- DVD cover
- Genre: Drama; Thriller;
- Based on: Carolina Moon by Nora Roberts
- Screenplay by: Stephen Tolkin
- Directed by: Stephen Tolkin
- Starring: Claire Forlani; Oliver Hudson;
- Theme music composer: Steve Porcaro
- Country of origin: United States
- Original language: English

Production
- Producers: Stephanie Germaine; Peter Guber; Peter E. Strauss;
- Cinematography: Derick Underschultz
- Editor: Gib Jaffe
- Running time: 95 minutes
- Production company: Mandalay TV

Original release
- Network: Lifetime
- Release: February 19, 2007

= Carolina Moon (2007 film) =

Carolina Moon is a 2007 American television film directed by Stephen Tolkin and starring Claire Forlani and Oliver Hudson.
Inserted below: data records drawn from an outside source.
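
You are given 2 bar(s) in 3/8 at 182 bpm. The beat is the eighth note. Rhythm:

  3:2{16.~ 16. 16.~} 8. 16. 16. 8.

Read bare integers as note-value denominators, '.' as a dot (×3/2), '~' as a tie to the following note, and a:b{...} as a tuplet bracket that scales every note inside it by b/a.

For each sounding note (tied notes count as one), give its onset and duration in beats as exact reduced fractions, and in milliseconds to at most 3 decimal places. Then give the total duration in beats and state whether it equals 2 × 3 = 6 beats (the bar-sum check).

1) 0.0ms=0b +329.67ms=1b
2) 329.67ms=1b +659.341ms=2b
3) 989.011ms=3b +247.253ms=3/4b
4) 1236.264ms=15/4b +247.253ms=3/4b
5) 1483.516ms=9/2b +494.505ms=3/2b
Σ=6b of 6 (182bpm 3/8) — PASS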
Based on the 2000 Nora Roberts novel Carolina Moon, the film is about a woman with psychic visions who returns to her hometown to exorcise her demons and finds both danger and love. Carolina Moon is part of the Nora Roberts 2007 movie collection, which also includes Angels Fall, Blue Smoke, and Montana Sky. The movie debuted February 19, 2007 on Lifetime Television.

==Plot==
Young Tory Bodeen (Forlani) is blessed - or maybe cursed - with clairvoyance. Her childhood best friend, Hope, is murdered and she leaves town. Years later she returns to open a retail store. Tory's father, an abusive religious fanatic and ex-con remains the prime suspect in the unsolved murder. Her mother is a weak enabler, believing her husband is a good man, and that Tory is evil due to her paranormal abilities.

As the anniversary of Hope's death approaches, Tory resolves to face her demons, with the help of her childhood friends—Tory's cousin Wade (Willett), Hope's twin sister Faith (Davis), and the twins' older brother Cade (Hudson), who realizes his childhood crush on Tory hasn't ended. Will her friends be enough to save Tory?

==Cast==
- Claire Forlani as Victoria "Tory" Bodeen
- Oliver Hudson as Cade Lavelle
- Josie Davis as Faith Lavelle
- Jonathan Scarfe as Dwight Collier
- Chad Willett as Wade Mooney
- Jacqueline Bisset as Margaret Lavelle
- Shaun Johnston as Han Bodeen
- Greg Lawson as Police Chief Carl Russ
- Gabrielle Casha as Young Tory Bodeen
- Kade Phillips as Young Cade Lavelle
- Shae Keebler as Young Faith Lavelle / Hope Lavalle
- Taison Gelinas as Young Dwight Collier
- Connor Robinson as Young Wade Mooney

==Production==
The film was executive produced by Stephanie Germain and Peter Guber, who also 'e.p.-ed' seven other Roberts films for Lifetime in 2007 and 2009.